Workforce GuardianAustralia’s employers - your clients - are confronted by some of the world’s most complex employment laws. They’re expected to understand and comply with Modern Awards, the National Employment Standards (NES), the unfair dismissal laws, the record-keeping requirements and much, much more.

However, there are certain mistakes the team here at Workforce Guardian encounter over and over again. So this month, we thought we’d tackle each of them head-on so that you can help your clients fix them before it’s all too late!

Mistake #1: Thinking Salaries Make a Difference

Many employers still think that paying an employee a fixed salary (as opposed to an hourly wage) means they no longer need to provide their Award-covered employees with overtime rates, penalty rates, allowances or annual leave loading. Unfortunately, this is a very common mistake.

If an employee is covered by a Modern Award, and if that Award provides the above-mentioned entitlements, they must be provided to employees each time they’re triggered regardless of whether or not the employee is paid a wage or a salary.

The only time these Award-based monetary entitlements do not need to be provided is when:

  1. the employee has been issued with a contract (or some other written agreement) which makes it clear that the above-Award salary is inclusive of Award-based monetary entitlements, and
  2. the employee’s salary is at least equal to or more than the amount the employee would have received had they been paid in accordance with the Modern Award.

If these requirements have not been met, the employee’s above-Award salary will often be treated by the authorities as the employee’s base rate, and penalty rates, overtime rates, allowances and other amounts will then become payable on top of the salary.

Mistake #2: Not Complying with Modern Awards

An ICB member recently contacted us with what appeared to be a straightforward question: a client runs a retail business and has a part-time employee who works different days every week. When the Anzac Day public holiday arrived, the client’s employee wanted to be paid for it even though the shop was closed, while the employer was adamant that payment wasn’t required because the employee ‘may not have worked that day anyway.

As the employer had correctly noted, the answer to whether or not payment was required depended on whether the employee would usually have worked on the particular day of the week in question. Given this, we requested a copy of the written agreement regarding working hours which the General Retail Industry Award 2010 states must be made when an employee is engaged on a part-time basis. Unsurprisingly, we were then advised no such agreement had been made. This had two consequences:

  1. the employer was in clear breach of their legal obligations under the Award, and was accordingly at risk of a potential penalty, and
  2. it was impossible for us to confirm whether payment was required for the day in question

As the Award itself assumed a written agreement had been made regarding part-time hours of work - and because the employer had failed to comply with that particular requirement - it became impossible for the employer to confidently determine whether payment for the public holiday was required. Put another way: non-compliance with one clause of an Award almost always leads to breaches of other clauses.

The easiest way to prevent such dilemmas is to simply read - and fully comply with - each of the specific obligations imposed by any applicable Modern Awards.
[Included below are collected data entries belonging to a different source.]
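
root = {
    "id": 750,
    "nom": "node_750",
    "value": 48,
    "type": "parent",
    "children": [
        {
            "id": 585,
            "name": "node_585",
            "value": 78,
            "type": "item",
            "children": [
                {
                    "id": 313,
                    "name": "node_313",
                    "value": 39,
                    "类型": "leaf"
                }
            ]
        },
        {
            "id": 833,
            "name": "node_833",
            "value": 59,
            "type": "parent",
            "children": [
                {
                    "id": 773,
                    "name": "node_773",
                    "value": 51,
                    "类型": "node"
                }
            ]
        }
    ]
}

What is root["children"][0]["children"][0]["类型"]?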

Mistake #3: Believing HR Myths

Very few employers still believe in the Tooth Fairy or Santa, but plenty still believe

  • an employee must be given three written warnings before being fired,
  • you can dismiss employees without notice during a ‘probationary period’
  • casuals don’t accrue long service leave
  • small businesses are exempt from the unfair dismissal laws, and
  • written agreements override the statutory obligations imposed by the NES and Modern Awards

Believing common HR myths can result in HR disaster – claims can be costly, time-consuming, and very embarrassing. Obtaining advice from properly-qualified experts is, accordingly, essential. Our nation’s employment laws have changed dramatically over the past 20 years, so it’s worth making sure your clients aren’t applying old employment laws to today’s current employees.